Wednesday 7th June 2023

Metrics / AccessLogs Metrics and access logs storage layer unreachbility

Our monitoring has detected failure on the storage layer of metrics and access logs. We have found that a storage node has lost several disk. We have remove faulty disks and restarted the storage node.

EDIT 16:00 UTC : The storage layer is restarted and we are consuming the ingestion lag

Infrastructure [RBX] A hypervisor has rebooted
  • 2023-06-07 08:56 UTC: A hypervisor on the RBX zone has rebooted.
  • 09:00: the machine has fully rebooted, it is restarting all its VMs. Applications VMs are redeploying on other hypervisors.
  • 09:31: the checks are done, everything seems to be running fine as of now.

We will investigate to understand why this hypervisor rebooted in the first place.

Tuesday 6th June 2023

Reverse Proxies [JED] Load balancers metrics show abnormal response status code

Monitoring of load balancers is detecting an abnormal amount of http 404 status. We are investigating.

EDIT 13:00 UTC : We have located the root cause, we are applying a fix.

EDIT 14:20 UTC : The issue is resolved

Monday 5th June 2023

Sunday 4th June 2023

Infrastructure [RBX] lost connectivity with an hypervisor

We lost connectivity with an hypervisor on RBX. Applications have been redeployed but some databases may not be reachable. We are investigating.
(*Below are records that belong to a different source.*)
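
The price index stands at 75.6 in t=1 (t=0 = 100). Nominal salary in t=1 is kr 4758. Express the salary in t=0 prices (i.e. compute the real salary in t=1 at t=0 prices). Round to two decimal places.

Real = Nominal ÷ (Index/100) = 4758 ÷ (75.6/100)
     = 4758 ÷ 0.756 = 6293.6508

6293.65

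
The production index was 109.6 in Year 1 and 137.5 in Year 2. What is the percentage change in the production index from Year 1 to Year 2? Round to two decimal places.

25.46%

Change = (137.5 − 109.6) / 109.6 × 100
       = 27.9 / 109.6 × 100 = 25.4562%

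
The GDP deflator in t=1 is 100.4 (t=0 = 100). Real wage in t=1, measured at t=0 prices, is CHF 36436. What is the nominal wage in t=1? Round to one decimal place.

36581.7

Nominal = Real × (Index/100) = 36436 × (100.4/100)
        = 36436 × 1.004 = 36581.7440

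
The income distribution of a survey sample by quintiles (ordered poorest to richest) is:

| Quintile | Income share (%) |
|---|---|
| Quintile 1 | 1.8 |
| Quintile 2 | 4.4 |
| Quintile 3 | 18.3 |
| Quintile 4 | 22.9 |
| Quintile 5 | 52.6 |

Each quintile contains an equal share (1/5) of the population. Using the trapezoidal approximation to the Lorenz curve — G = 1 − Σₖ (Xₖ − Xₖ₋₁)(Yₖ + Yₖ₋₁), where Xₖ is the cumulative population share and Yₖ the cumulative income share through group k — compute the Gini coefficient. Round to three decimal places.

Cumulative income shares Yₖ: 0.0180, 0.0620, 0.2450, 0.4740, 1.0000
Σ (Xₖ−Xₖ₋₁)(Yₖ+Yₖ₋₁) = (1/5)(0.0180+0.0000) + (1/5)(0.0620+0.0180) + (1/5)(0.2450+0.0620) + (1/5)(0.4740+0.2450) + (1/5)(1.0000+0.4740)
  = 0.0036 + 0.0160 + 0.0614 + 0.1438 + 0.2948 = 0.5196
G = 1 − 0.5196 = 0.4804

0.480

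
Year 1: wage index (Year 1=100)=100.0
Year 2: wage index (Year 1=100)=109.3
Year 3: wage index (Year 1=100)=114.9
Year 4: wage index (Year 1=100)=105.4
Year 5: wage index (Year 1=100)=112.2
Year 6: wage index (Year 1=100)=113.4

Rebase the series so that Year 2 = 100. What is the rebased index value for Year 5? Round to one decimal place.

102.7

Rebased(Year 5) = 112.2 / 109.3 × 100 = 102.6532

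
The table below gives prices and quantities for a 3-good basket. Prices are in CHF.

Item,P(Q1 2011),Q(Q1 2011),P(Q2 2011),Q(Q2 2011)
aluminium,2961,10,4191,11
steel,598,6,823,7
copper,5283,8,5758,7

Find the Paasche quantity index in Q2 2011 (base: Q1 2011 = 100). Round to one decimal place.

99.2

Paasche quantity index uses current-period prices as weights.
ΣP(Q2 2011)·Q(Q2 2011) = 4191×11 + 823×7 + 5758×7 = 46101 + 5761 + 40306 = 92168
ΣP(Q2 2011)·Q(Q1 2011) = 4191×10 + 823×6 + 5758×8 = 41910 + 4938 + 46064 = 92912
Index = 92168 / 92912 × 100 = 99.1992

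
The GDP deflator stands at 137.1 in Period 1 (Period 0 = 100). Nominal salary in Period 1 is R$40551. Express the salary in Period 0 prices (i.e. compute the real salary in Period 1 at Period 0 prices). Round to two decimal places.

29577.68

Real = Nominal ÷ (Index/100) = 40551 ÷ (137.1/100)
     = 40551 ÷ 1.371 = 29577.6805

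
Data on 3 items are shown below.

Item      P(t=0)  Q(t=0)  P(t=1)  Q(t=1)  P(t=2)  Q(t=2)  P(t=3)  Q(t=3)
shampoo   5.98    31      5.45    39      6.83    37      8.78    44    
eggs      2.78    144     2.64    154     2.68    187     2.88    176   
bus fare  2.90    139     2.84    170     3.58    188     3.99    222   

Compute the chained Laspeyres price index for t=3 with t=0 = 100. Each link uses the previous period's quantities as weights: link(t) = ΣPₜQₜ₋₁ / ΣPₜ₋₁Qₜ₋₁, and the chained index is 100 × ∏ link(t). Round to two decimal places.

126.14

Link t=0→t=1:
ΣP(t=1)Q(t=0) = 5.45×31 + 2.64×144 + 2.84×139 = 168.95 + 380.16 + 394.76 = 943.87
ΣP(t=0)Q(t=0) = 5.98×31 + 2.78×144 + 2.90×139 = 185.38 + 400.32 + 403.1 = 988.8
link = 943.87/988.8 = 0.954561
Link t=1→t=2:
ΣP(t=2)Q(t=1) = 6.83×39 + 2.68×154 + 3.58×170 = 266.37 + 412.72 + 608.6 = 1287.69
ΣP(t=1)Q(t=1) = 5.45×39 + 2.64×154 + 2.84×170 = 212.55 + 406.56 + 482.8 = 1101.91
link = 1287.69/1101.91 = 1.168598
Link t=2→t=3:
ΣP(t=3)Q(t=2) = 8.78×37 + 2.88×187 + 3.99×188 = 324.86 + 538.56 + 750.12 = 1613.54
ΣP(t=2)Q(t=2) = 6.83×37 + 2.68×187 + 3.58×188 = 252.71 + 501.16 + 673.04 = 1426.91
link = 1613.54/1426.91 = 1.130793
Chained index = 100 × 0.954561 × 1.168598 × 1.130793 = 126.1398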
EDIT 03:58 UTC: server is back online. All databases should now be reachable.

Saturday 3rd June 2023

Friday 2nd June 2023

Metrics / AccessLogs Metrics/access logs storage layer issue

We are detecting some errors on our storage layer responsible for storing metrics and access logs data. We are investigating.

EDIT Lag has been catched up